While working as a clerk in the drug store of G F Werner Mr. Erb took a full course at the College of Pharmacy, graduating from that institution in 1886. He speedily worked his way up to trusted manager of a pharmacy, and around 1890 concluded to embark in business for himself. In 1891 he opened the store at 121 Amsterdam Avenue, and by his originality and push he has succeeded in making his establishment one of the features of his neighborhood. He has already attained considerable local celebrity as a manufacturing pharmacist.

Erb was listed in the NYC directories as a druggist at 121 Amsterdam Avenue up through 1905. The 1905 ERA Druggist Directory listed the services he provided under the following headings: Drugs and Medicines, Drug Sundries, Tobacco or Cigars and Books or Stationery.

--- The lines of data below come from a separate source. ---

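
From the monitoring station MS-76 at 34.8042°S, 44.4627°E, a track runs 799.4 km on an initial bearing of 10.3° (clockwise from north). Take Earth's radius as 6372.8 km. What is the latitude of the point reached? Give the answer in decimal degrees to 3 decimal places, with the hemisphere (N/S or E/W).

27.724°S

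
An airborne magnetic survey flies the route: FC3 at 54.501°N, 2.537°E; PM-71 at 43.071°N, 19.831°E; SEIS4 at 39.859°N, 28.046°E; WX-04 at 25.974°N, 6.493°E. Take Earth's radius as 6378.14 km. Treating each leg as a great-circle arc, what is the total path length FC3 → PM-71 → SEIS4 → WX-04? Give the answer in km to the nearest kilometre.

FC3→PM-71: c = 0.280235 rad, d = 1787.38 km
PM-71→SEIS4: c = 0.121111 rad, d = 772.46 km
SEIS4→WX-04: c = 0.396218 rad, d = 2527.14 km
Total = 1787.38 + 772.46 + 2527.14 = 5086.98 km

5087 km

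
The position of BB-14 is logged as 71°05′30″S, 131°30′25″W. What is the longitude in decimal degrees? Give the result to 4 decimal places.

131.5069°W

131° + 30′/60 + 25″/3600 = 131 + 0.50000 + 0.00694 = 131.5069°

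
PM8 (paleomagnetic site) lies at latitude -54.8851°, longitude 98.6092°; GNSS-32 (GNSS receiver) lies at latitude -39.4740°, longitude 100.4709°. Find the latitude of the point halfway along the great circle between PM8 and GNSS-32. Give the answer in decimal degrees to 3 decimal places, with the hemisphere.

Bx = cos φ₂ cos Δλ = 0.771506,  By = cos φ₂ sin Δλ = 0.025077
φₘ = atan2(sin φ₁ + sin φ₂, √((cos φ₁ + Bx)² + By²)) = -47.18324°
λₘ = λ₁ + atan2(By, cos φ₁ + Bx) = 99.67598°

47.183°S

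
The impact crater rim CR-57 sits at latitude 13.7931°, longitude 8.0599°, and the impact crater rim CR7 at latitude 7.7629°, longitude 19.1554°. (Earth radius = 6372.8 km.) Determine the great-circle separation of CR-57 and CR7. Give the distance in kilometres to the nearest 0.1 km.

1384.9 km

Δφ = -6.0302°,  Δλ = 11.0955°
a = sin²(Δφ/2) + cos φ₁ cos φ₂ sin²(Δλ/2) = 0.011760
c = 2·arcsin(√a) = 0.217315 rad = 12.4512°
d = R·c = 6372.8 × 0.217315 = 1384.9 km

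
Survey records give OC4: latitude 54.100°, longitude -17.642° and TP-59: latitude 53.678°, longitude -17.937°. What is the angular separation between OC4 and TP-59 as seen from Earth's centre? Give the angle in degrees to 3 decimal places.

Δφ = -0.4220°,  Δλ = -0.2950°
a = sin²(Δφ/2) + cos φ₁ cos φ₂ sin²(Δλ/2) = 0.000016
c = 2·arcsin(√a) = 0.007966 rad = 0.4564°

0.456°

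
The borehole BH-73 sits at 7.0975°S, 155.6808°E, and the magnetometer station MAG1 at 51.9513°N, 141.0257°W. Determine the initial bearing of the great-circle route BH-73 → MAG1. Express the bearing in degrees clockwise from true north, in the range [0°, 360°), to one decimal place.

Δλ = 63.2935°
y = sin Δλ · cos φ₂ = 0.550581
x = cos φ₁ sin φ₂ − sin φ₁ cos φ₂ cos Δλ = 0.815678
θ = atan2(y, x) = 34.0193° → 34.0193° (mod 360°)

34.0°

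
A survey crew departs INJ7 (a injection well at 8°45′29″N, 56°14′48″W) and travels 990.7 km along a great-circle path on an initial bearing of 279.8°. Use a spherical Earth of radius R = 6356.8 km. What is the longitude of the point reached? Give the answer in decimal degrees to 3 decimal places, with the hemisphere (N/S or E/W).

INJ7: φ = +8.75806°, λ = -56.24667°
δ = d/R = 990.7/6356.8 = 0.155849 rad
φ₂ = arcsin(sin φ₁ cos δ + cos φ₁ sin δ cos θ)
   = arcsin(0.15226·0.98788 + 0.98834·0.15522·0.17021) = 10.16763°
λ₂ = λ₁ + atan2(sin θ sin δ cos φ₁, cos δ − sin φ₁ sin φ₂) = -65.18632°

65.186°W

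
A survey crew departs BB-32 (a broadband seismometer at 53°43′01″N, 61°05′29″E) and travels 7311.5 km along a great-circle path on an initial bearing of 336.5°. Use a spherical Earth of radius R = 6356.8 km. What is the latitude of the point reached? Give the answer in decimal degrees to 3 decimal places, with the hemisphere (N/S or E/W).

BB-32: φ = +53.71694°, λ = +61.09139°
δ = d/R = 7311.5/6356.8 = 1.150186 rad
φ₂ = arcsin(sin φ₁ cos δ + cos φ₁ sin δ cos θ)
   = arcsin(0.80610·0.40832 + 0.59177·0.91284·0.91706) = 55.54171°
λ₂ = λ₁ + atan2(sin θ sin δ cos φ₁, cos δ − sin φ₁ sin φ₂) = -78.86884°

55.542°N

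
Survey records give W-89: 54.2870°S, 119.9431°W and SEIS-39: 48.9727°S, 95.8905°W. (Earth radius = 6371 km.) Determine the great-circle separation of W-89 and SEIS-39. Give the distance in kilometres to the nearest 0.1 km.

Δφ = 5.3143°,  Δλ = 24.0526°
a = sin²(Δφ/2) + cos φ₁ cos φ₂ sin²(Δλ/2) = 0.018784
c = 2·arcsin(√a) = 0.274976 rad = 15.7550°
d = R·c = 6371 × 0.274976 = 1751.9 km

1751.9 km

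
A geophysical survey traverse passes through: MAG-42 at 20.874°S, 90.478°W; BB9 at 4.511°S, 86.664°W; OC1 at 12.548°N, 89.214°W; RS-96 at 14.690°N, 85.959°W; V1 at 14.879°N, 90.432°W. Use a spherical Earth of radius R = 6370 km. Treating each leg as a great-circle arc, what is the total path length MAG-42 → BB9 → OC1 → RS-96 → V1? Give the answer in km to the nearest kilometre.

4689 km

MAG-42→BB9: c = 0.292822 rad, d = 1865.28 km
BB9→OC1: c = 0.301003 rad, d = 1917.39 km
OC1→RS-96: c = 0.066676 rad, d = 424.72 km
RS-96→V1: c = 0.075555 rad, d = 481.28 km
Total = 1865.28 + 1917.39 + 424.72 + 481.28 = 4688.67 km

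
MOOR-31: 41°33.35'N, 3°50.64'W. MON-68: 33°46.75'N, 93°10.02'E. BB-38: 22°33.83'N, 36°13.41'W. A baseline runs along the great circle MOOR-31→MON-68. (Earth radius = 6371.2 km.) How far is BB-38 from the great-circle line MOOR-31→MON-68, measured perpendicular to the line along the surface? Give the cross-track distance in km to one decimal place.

MOOR-31: φ = +41.55583°, λ = -3.84400°
MON-68: φ = +33.77917°, λ = +93.16700°
BB-38: φ = +22.56383°, λ = -36.22350°
δ₁₃ = central angle MOOR-31→BB-38 = 0.576964 rad  (haversine)
θ₁₃ = bearing MOOR-31→BB-38 = 245.039°,  θ₁₂ = bearing MOOR-31→MON-68 = 59.634°
dₓₜ = R·arcsin(sin δ₁₃ · sin(θ₁₃ − θ₁₂)) = 6371.2·arcsin(0.54548·sin(185.405°)) = -327.529 km
|dₓₜ| = 327.529 km

327.5 km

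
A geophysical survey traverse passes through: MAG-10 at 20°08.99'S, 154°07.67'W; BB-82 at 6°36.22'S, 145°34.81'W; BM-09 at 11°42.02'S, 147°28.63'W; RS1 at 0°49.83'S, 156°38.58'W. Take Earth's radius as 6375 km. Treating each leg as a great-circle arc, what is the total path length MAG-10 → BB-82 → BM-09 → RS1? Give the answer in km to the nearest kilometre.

MAG-10: φ = -20.14983°, λ = -154.12783°
BB-82: φ = -6.60367°, λ = -145.58017°
BM-09: φ = -11.70033°, λ = -147.47717°
RS1: φ = -0.83050°, λ = -156.64300°
MAG-10→BB-82: c = 0.277209 rad, d = 1767.21 km
BB-82→BM-09: c = 0.094765 rad, d = 604.13 km
BM-09→RS1: c = 0.247385 rad, d = 1577.08 km
Total = 1767.21 + 604.13 + 1577.08 = 3948.41 km

3948 km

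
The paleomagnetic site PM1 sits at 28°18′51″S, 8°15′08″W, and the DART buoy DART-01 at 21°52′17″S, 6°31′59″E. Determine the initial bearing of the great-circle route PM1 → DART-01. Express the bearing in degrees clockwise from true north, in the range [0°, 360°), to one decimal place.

67.6°

PM1: φ = -28.31417°, λ = -8.25222°
DART-01: φ = -21.87139°, λ = +6.53306°
Δλ = 14.7853°
y = sin Δλ · cos φ₂ = 0.236829
x = cos φ₁ sin φ₂ − sin φ₁ cos φ₂ cos Δλ = 0.097637
θ = atan2(y, x) = 67.5953° → 67.5953° (mod 360°)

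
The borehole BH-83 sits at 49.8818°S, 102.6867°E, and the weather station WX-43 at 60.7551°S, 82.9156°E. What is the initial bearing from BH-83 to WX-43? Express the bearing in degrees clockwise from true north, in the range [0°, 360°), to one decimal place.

218.1°

Δλ = -19.7711°
y = sin Δλ · cos φ₂ = -0.165256
x = cos φ₁ sin φ₂ − sin φ₁ cos φ₂ cos Δλ = -0.210661
θ = atan2(y, x) = -141.8870° → 218.1130° (mod 360°)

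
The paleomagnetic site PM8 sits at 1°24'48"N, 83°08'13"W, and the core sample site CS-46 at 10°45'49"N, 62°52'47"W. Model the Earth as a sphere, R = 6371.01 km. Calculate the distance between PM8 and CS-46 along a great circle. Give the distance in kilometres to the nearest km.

PM8: φ = +1.41333°, λ = -83.13694°
CS-46: φ = +10.76361°, λ = -62.87972°
Δφ = 9.3503°,  Δλ = 20.2572°
a = sin²(Δφ/2) + cos φ₁ cos φ₂ sin²(Δλ/2) = 0.037016
c = 2·arcsin(√a) = 0.387205 rad = 22.1852°
d = R·c = 6371.01 × 0.387205 = 2466.9 km

2467 km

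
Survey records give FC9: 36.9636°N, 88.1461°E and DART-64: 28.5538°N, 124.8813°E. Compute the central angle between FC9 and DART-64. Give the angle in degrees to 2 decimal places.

Δφ = -8.4098°,  Δλ = 36.7352°
a = sin²(Δφ/2) + cos φ₁ cos φ₂ sin²(Δλ/2) = 0.075065
c = 2·arcsin(√a) = 0.555059 rad = 31.8025°

31.80°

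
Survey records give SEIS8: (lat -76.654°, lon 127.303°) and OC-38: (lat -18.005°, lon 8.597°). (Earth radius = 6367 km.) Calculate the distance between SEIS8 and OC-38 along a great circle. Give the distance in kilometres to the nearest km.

Δφ = 58.6490°,  Δλ = -118.7060°
a = sin²(Δφ/2) + cos φ₁ cos φ₂ sin²(Δλ/2) = 0.402345
c = 2·arcsin(√a) = 1.374223 rad = 78.7372°
d = R·c = 6367 × 1.374223 = 8749.7 km

8750 km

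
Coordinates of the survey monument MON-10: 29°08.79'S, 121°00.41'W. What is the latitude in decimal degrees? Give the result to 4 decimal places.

29.1465°S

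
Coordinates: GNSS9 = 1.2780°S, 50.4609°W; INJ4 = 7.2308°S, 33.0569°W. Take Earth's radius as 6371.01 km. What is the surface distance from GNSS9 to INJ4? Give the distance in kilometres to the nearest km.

2039 km

Δφ = -5.9528°,  Δλ = 17.4040°
a = sin²(Δφ/2) + cos φ₁ cos φ₂ sin²(Δλ/2) = 0.025399
c = 2·arcsin(√a) = 0.320105 rad = 18.3406°
d = R·c = 6371.01 × 0.320105 = 2039.4 km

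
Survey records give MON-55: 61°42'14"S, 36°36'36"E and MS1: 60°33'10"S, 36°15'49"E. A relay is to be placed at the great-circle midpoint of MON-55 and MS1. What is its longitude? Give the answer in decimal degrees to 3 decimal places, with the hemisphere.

MON-55: φ = -61.70389°, λ = +36.61000°
MS1: φ = -60.55278°, λ = +36.26361°
Bx = cos φ₂ cos Δλ = 0.491613,  By = cos φ₂ sin Δλ = -0.002972
φₘ = atan2(sin φ₁ + sin φ₂, √((cos φ₁ + Bx)² + By²)) = -61.12844°
λₘ = λ₁ + atan2(By, cos φ₁ + Bx) = 36.43365°

36.434°E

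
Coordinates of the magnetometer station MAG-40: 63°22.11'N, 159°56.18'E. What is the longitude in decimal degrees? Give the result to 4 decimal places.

159° + 56.18′/60 = 159 + 0.93633 = 159.9363°

159.9363°E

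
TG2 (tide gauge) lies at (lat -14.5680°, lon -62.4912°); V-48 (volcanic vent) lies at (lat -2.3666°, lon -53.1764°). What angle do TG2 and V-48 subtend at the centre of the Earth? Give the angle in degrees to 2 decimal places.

15.28°

Δφ = 12.2014°,  Δλ = 9.3148°
a = sin²(Δφ/2) + cos φ₁ cos φ₂ sin²(Δλ/2) = 0.017670
c = 2·arcsin(√a) = 0.266648 rad = 15.2778°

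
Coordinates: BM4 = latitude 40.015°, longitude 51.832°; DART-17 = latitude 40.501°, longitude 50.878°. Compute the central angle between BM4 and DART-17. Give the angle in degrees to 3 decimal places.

0.875°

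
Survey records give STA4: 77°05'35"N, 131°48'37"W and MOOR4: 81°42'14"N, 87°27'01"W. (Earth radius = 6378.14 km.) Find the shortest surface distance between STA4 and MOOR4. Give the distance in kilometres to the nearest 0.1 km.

1006.4 km

STA4: φ = +77.09306°, λ = -131.81028°
MOOR4: φ = +81.70389°, λ = -87.45028°
Δφ = 4.6108°,  Δλ = 44.3600°
a = sin²(Δφ/2) + cos φ₁ cos φ₂ sin²(Δλ/2) = 0.006211
c = 2·arcsin(√a) = 0.157790 rad = 9.0407°
d = R·c = 6378.14 × 0.157790 = 1006.4 km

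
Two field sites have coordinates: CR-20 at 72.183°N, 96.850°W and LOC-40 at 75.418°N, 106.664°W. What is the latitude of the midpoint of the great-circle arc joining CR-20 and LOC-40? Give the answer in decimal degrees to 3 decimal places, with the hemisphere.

73.856°N

Bx = cos φ₂ cos Δλ = 0.248081,  By = cos φ₂ sin Δλ = -0.042913
φₘ = atan2(sin φ₁ + sin φ₂, √((cos φ₁ + Bx)² + By²)) = 73.85624°
λₘ = λ₁ + atan2(By, cos φ₁ + Bx) = -101.27888°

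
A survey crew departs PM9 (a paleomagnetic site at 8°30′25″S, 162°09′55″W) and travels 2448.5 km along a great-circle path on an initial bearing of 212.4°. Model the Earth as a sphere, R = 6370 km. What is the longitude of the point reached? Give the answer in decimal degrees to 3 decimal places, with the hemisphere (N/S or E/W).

PM9: φ = -8.50694°, λ = -162.16528°
δ = d/R = 2448.5/6370 = 0.384380 rad
φ₂ = arcsin(sin φ₁ cos δ + cos φ₁ sin δ cos θ)
   = arcsin(-0.14793·0.92703 + 0.98900·0.37498·-0.84433) = -26.76046°
λ₂ = λ₁ + atan2(sin θ sin δ cos φ₁, cos δ − sin φ₁ sin φ₂) = -175.16980°

175.170°W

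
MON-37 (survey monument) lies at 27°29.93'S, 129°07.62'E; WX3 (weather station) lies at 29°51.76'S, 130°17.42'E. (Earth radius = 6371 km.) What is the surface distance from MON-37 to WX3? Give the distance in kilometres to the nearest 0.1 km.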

He was also listed in that directory as a manufacturer of proprietary medicines.

In 1906 he moved the business to 108 Amsterdam Avenue. His move was documented in a 1906 Issue of “American Druggist and Pharmaceutical Record”

On July 1, 1906 Charles S Erb will move from his present location at Amsterdam Avenue and 65th Street to a new store at 108 Amsterdam Avenue between 64th and 65th Streets. The building now occupied by Mr. Erb is being torn down to make room for a public school.

The business remained listed in the ERA Druggist Directories at 108 Amsterdam Avenue up through 1913-14.

Erb passed away in February 1914. His obituary, in the March 1914 Issue of the “Pharmceutical Era,” stated in part that he was ex-president of the New York College of Pharmacy Alumni Association, a trustee of the College of Pharmacy, and at one time secretary of the New York State Board of Pharmacy.

Today, the Fiorello LaGuardia High School of Music occupies the west side of Amsterdam Avenue between 64th and 65th Streets. It’s located in a modern high-rise building that takes up the whole block. There’s no sign of the building that housed the Erb business.

The bottle I found is a small (approximately 3 oz) mouth blown medicine with a tooled finish. It has the 121 Amsterdam Avenue address so it’s manufacture date ranges between 1891 and 1906.